Reflexiones sobre el hundimiento del Titanic (1912):
[...] Con delgadas planchas de acero se construye un hotel de 45.000 toneladas para asegurarse el patronazgo de un par de miles de ricos huéspedes (si hubiera sido destinado sólo al tránsito de emigrantes no se hubiera dado tal exageración de mero tamaño), se decora en el estilo de los faraones o de Luis XV -no sé con certeza- y para complacer a dicho puñado de individuos, con más dinero del que sabrían gastar, y para lograr el aplauso de dos continentes, se lanza esa enorme masa con dos mil personas a bordo a veintiún nudos a través del mar; perfecta exhibición de la moderna fe ciega en la materia y en lo artificioso. Y sobreviene el desastre, Conmoción general. La fe ciega en material y productos ha recibido un golpe terrible. (...) No es posible aumentar indefinidamente el grosor de baos y planchas, mientras que el puro peso de tanto sobredimensionamiento es una ventaja adicional. Al leer los informes, la primera reflexión que nos viene a la mente es que si ese desgraciado buque hubiera medido una cincuentena menos de metros probablemente habría eludido el peligro. Pero, entonces no habría dado de sí lo suficiente para instalar piscinas y un café francés. Y eso, claro está, no es grano de anís. (Joseph Conrad)
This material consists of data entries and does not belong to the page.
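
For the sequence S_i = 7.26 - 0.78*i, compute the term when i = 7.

S_7 = 7.26 + -0.78*7 = 7.26 + -5.46 = 1.8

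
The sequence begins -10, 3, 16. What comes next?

Differences: 3 - -10 = 13
This is an arithmetic sequence with common difference d = 13.
Next term = 16 + 13 = 29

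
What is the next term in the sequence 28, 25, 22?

Differences: 25 - 28 = -3
This is an arithmetic sequence with common difference d = -3.
Next term = 22 + -3 = 19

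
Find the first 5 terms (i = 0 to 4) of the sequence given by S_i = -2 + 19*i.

This is an arithmetic sequence.
i=0: S_0 = -2 + 19*0 = -2
i=1: S_1 = -2 + 19*1 = 17
i=2: S_2 = -2 + 19*2 = 36
i=3: S_3 = -2 + 19*3 = 55
i=4: S_4 = -2 + 19*4 = 74
The first 5 terms are: [-2, 17, 36, 55, 74]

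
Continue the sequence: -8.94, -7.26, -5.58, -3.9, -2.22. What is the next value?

Differences: -7.26 - -8.94 = 1.68
This is an arithmetic sequence with common difference d = 1.68.
Next term = -2.22 + 1.68 = -0.54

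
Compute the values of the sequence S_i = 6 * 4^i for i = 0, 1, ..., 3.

This is a geometric sequence.
i=0: S_0 = 6 * 4^0 = 6
i=1: S_1 = 6 * 4^1 = 24
i=2: S_2 = 6 * 4^2 = 96
i=3: S_3 = 6 * 4^3 = 384
The first 4 terms are: [6, 24, 96, 384]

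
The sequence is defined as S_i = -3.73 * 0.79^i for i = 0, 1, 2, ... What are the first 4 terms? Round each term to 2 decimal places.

This is a geometric sequence.
i=0: S_0 = -3.73 * 0.79^0 = -3.73
i=1: S_1 = -3.73 * 0.79^1 ≈ -2.95
i=2: S_2 = -3.73 * 0.79^2 ≈ -2.33
i=3: S_3 = -3.73 * 0.79^3 ≈ -1.84
The first 4 terms are: [-3.73, -2.95, -2.33, -1.84]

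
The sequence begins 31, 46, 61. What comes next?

Differences: 46 - 31 = 15
This is an arithmetic sequence with common difference d = 15.
Next term = 61 + 15 = 76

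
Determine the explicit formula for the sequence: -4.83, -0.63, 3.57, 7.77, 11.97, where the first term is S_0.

Check differences: -0.63 - -4.83 = 4.2
3.57 - -0.63 = 4.2
Common difference d = 4.2.
First term a = -4.83.
Formula: S_i = -4.83 + 4.20*i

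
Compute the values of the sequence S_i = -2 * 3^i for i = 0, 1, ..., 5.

This is a geometric sequence.
i=0: S_0 = -2 * 3^0 = -2
i=1: S_1 = -2 * 3^1 = -6
i=2: S_2 = -2 * 3^2 = -18
i=3: S_3 = -2 * 3^3 = -54
i=4: S_4 = -2 * 3^4 = -162
i=5: S_5 = -2 * 3^5 = -486
The first 6 terms are: [-2, -6, -18, -54, -162, -486]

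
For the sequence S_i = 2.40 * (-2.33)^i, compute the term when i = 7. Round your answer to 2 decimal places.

S_7 = 2.4 * (-2.33)^7 ≈ 2.4 * -372.8133 ≈ -894.75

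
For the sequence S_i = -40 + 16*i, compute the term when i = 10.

S_10 = -40 + 16*10 = -40 + 160 = 120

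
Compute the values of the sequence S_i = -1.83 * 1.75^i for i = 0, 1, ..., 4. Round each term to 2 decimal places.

This is a geometric sequence.
i=0: S_0 = -1.83 * 1.75^0 = -1.83
i=1: S_1 = -1.83 * 1.75^1 ≈ -3.2
i=2: S_2 = -1.83 * 1.75^2 ≈ -5.6
i=3: S_3 = -1.83 * 1.75^3 ≈ -9.81
i=4: S_4 = -1.83 * 1.75^4 ≈ -17.16
The first 5 terms are: [-1.83, -3.2, -5.6, -9.81, -17.16]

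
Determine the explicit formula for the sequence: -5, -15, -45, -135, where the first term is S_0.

Check ratios: -15 / -5 = 3.0
Common ratio r = 3.
First term a = -5.
Formula: S_i = -5 * 3^i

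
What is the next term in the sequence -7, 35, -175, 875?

Ratios: 35 / -7 = -5.0
This is a geometric sequence with common ratio r = -5.
Next term = 875 * -5 = -4375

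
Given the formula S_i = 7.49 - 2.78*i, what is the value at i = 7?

S_7 = 7.49 + -2.78*7 = 7.49 + -19.46 = -11.97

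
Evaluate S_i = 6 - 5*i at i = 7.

S_7 = 6 + -5*7 = 6 + -35 = -29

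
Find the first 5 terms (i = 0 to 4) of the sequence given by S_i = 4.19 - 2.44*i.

This is an arithmetic sequence.
i=0: S_0 = 4.19 + -2.44*0 = 4.19
i=1: S_1 = 4.19 + -2.44*1 = 1.75
i=2: S_2 = 4.19 + -2.44*2 = -0.69
i=3: S_3 = 4.19 + -2.44*3 = -3.13
i=4: S_4 = 4.19 + -2.44*4 = -5.57
The first 5 terms are: [4.19, 1.75, -0.69, -3.13, -5.57]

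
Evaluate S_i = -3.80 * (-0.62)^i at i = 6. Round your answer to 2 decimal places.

S_6 = -3.8 * (-0.62)^6 ≈ -3.8 * 0.0568 ≈ -0.22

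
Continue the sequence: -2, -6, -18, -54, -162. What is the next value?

Ratios: -6 / -2 = 3.0
This is a geometric sequence with common ratio r = 3.
Next term = -162 * 3 = -486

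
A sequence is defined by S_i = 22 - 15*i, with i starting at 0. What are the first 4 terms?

This is an arithmetic sequence.
i=0: S_0 = 22 + -15*0 = 22
i=1: S_1 = 22 + -15*1 = 7
i=2: S_2 = 22 + -15*2 = -8
i=3: S_3 = 22 + -15*3 = -23
The first 4 terms are: [22, 7, -8, -23]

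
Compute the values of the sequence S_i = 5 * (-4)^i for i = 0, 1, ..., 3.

This is a geometric sequence.
i=0: S_0 = 5 * (-4)^0 = 5
i=1: S_1 = 5 * (-4)^1 = -20
i=2: S_2 = 5 * (-4)^2 = 80
i=3: S_3 = 5 * (-4)^3 = -320
The first 4 terms are: [5, -20, 80, -320]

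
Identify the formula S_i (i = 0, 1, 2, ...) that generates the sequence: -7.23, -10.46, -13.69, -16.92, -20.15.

Check differences: -10.46 - -7.23 = -3.23
-13.69 - -10.46 = -3.23
Common difference d = -3.23.
First term a = -7.23.
Formula: S_i = -7.23 - 3.23*i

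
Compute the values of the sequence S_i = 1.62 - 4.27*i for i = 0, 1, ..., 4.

This is an arithmetic sequence.
i=0: S_0 = 1.62 + -4.27*0 = 1.62
i=1: S_1 = 1.62 + -4.27*1 = -2.65
i=2: S_2 = 1.62 + -4.27*2 = -6.92
i=3: S_3 = 1.62 + -4.27*3 = -11.19
i=4: S_4 = 1.62 + -4.27*4 = -15.46
The first 5 terms are: [1.62, -2.65, -6.92, -11.19, -15.46]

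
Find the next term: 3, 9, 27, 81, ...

Ratios: 9 / 3 = 3.0
This is a geometric sequence with common ratio r = 3.
Next term = 81 * 3 = 243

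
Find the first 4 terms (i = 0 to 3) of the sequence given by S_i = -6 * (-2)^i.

This is a geometric sequence.
i=0: S_0 = -6 * (-2)^0 = -6
i=1: S_1 = -6 * (-2)^1 = 12
i=2: S_2 = -6 * (-2)^2 = -24
i=3: S_3 = -6 * (-2)^3 = 48
The first 4 terms are: [-6, 12, -24, 48]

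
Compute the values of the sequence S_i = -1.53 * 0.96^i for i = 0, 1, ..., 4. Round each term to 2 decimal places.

This is a geometric sequence.
i=0: S_0 = -1.53 * 0.96^0 = -1.53
i=1: S_1 = -1.53 * 0.96^1 ≈ -1.47
i=2: S_2 = -1.53 * 0.96^2 ≈ -1.41
i=3: S_3 = -1.53 * 0.96^3 ≈ -1.35
i=4: S_4 = -1.53 * 0.96^4 ≈ -1.3
The first 5 terms are: [-1.53, -1.47, -1.41, -1.35, -1.3]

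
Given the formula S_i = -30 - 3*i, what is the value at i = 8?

S_8 = -30 + -3*8 = -30 + -24 = -54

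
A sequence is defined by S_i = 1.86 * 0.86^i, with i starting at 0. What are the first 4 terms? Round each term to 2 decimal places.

This is a geometric sequence.
i=0: S_0 = 1.86 * 0.86^0 = 1.86
i=1: S_1 = 1.86 * 0.86^1 ≈ 1.6
i=2: S_2 = 1.86 * 0.86^2 ≈ 1.38
i=3: S_3 = 1.86 * 0.86^3 ≈ 1.18
The first 4 terms are: [1.86, 1.6, 1.38, 1.18]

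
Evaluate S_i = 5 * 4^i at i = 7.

S_7 = 5 * 4^7 = 5 * 16384 = 81920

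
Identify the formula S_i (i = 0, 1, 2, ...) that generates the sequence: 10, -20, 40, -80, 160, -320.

Check ratios: -20 / 10 = -2.0
Common ratio r = -2.
First term a = 10.
Formula: S_i = 10 * (-2)^i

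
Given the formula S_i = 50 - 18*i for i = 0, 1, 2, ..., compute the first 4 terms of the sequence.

This is an arithmetic sequence.
i=0: S_0 = 50 + -18*0 = 50
i=1: S_1 = 50 + -18*1 = 32
i=2: S_2 = 50 + -18*2 = 14
i=3: S_3 = 50 + -18*3 = -4
The first 4 terms are: [50, 32, 14, -4]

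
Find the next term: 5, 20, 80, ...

Ratios: 20 / 5 = 4.0
This is a geometric sequence with common ratio r = 4.
Next term = 80 * 4 = 320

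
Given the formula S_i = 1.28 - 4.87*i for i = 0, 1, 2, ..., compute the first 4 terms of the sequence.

This is an arithmetic sequence.
i=0: S_0 = 1.28 + -4.87*0 = 1.28
i=1: S_1 = 1.28 + -4.87*1 = -3.59
i=2: S_2 = 1.28 + -4.87*2 = -8.46
i=3: S_3 = 1.28 + -4.87*3 = -13.33
The first 4 terms are: [1.28, -3.59, -8.46, -13.33]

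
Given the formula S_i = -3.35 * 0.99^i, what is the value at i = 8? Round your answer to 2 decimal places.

S_8 = -3.35 * 0.99^8 ≈ -3.35 * 0.9227 ≈ -3.09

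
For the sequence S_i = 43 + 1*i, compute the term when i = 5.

S_5 = 43 + 1*5 = 43 + 5 = 48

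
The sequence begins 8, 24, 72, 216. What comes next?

Ratios: 24 / 8 = 3.0
This is a geometric sequence with common ratio r = 3.
Next term = 216 * 3 = 648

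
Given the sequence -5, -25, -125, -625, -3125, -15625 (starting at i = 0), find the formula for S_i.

Check ratios: -25 / -5 = 5.0
Common ratio r = 5.
First term a = -5.
Formula: S_i = -5 * 5^i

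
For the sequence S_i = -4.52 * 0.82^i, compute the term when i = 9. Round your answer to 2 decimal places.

S_9 = -4.52 * 0.82^9 ≈ -4.52 * 0.1676 ≈ -0.76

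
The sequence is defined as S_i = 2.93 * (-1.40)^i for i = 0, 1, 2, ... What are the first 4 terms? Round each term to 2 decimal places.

This is a geometric sequence.
i=0: S_0 = 2.93 * (-1.4)^0 = 2.93
i=1: S_1 = 2.93 * (-1.4)^1 ≈ -4.1
i=2: S_2 = 2.93 * (-1.4)^2 ≈ 5.74
i=3: S_3 = 2.93 * (-1.4)^3 ≈ -8.04
The first 4 terms are: [2.93, -4.1, 5.74, -8.04]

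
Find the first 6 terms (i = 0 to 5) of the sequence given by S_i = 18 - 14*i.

This is an arithmetic sequence.
i=0: S_0 = 18 + -14*0 = 18
i=1: S_1 = 18 + -14*1 = 4
i=2: S_2 = 18 + -14*2 = -10
i=3: S_3 = 18 + -14*3 = -24
i=4: S_4 = 18 + -14*4 = -38
i=5: S_5 = 18 + -14*5 = -52
The first 6 terms are: [18, 4, -10, -24, -38, -52]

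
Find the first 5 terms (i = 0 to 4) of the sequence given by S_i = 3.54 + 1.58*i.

This is an arithmetic sequence.
i=0: S_0 = 3.54 + 1.58*0 = 3.54
i=1: S_1 = 3.54 + 1.58*1 = 5.12
i=2: S_2 = 3.54 + 1.58*2 = 6.7
i=3: S_3 = 3.54 + 1.58*3 = 8.28
i=4: S_4 = 3.54 + 1.58*4 = 9.86
The first 5 terms are: [3.54, 5.12, 6.7, 8.28, 9.86]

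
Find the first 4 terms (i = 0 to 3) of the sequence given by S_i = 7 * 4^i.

This is a geometric sequence.
i=0: S_0 = 7 * 4^0 = 7
i=1: S_1 = 7 * 4^1 = 28
i=2: S_2 = 7 * 4^2 = 112
i=3: S_3 = 7 * 4^3 = 448
The first 4 terms are: [7, 28, 112, 448]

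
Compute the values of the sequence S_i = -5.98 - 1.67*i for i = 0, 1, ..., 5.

This is an arithmetic sequence.
i=0: S_0 = -5.98 + -1.67*0 = -5.98
i=1: S_1 = -5.98 + -1.67*1 = -7.65
i=2: S_2 = -5.98 + -1.67*2 = -9.32
i=3: S_3 = -5.98 + -1.67*3 = -10.99
i=4: S_4 = -5.98 + -1.67*4 = -12.66
i=5: S_5 = -5.98 + -1.67*5 = -14.33
The first 6 terms are: [-5.98, -7.65, -9.32, -10.99, -12.66, -14.33]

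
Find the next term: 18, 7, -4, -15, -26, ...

Differences: 7 - 18 = -11
This is an arithmetic sequence with common difference d = -11.
Next term = -26 + -11 = -37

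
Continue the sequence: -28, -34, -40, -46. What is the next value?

Differences: -34 - -28 = -6
This is an arithmetic sequence with common difference d = -6.
Next term = -46 + -6 = -52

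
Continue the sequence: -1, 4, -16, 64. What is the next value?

Ratios: 4 / -1 = -4.0
This is a geometric sequence with common ratio r = -4.
Next term = 64 * -4 = -256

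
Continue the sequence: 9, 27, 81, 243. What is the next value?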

La tragedia del Titanic fue tratada con detenimiento en numerosas novelas, libros de poesía y dramas teatrales. En España, fuera del campo de la novela y la poesía, numerosos escritores repetidamente se ocuparon del mar. Entre otros son Julio Guillén, Casares Gamboa, Cabal, Mourlane, Michelena, almirante Estrada, Ciriguián Gaiztarso, Irigoyen, Méndez Herrera, Angel Dotor, Bonet y Cambra.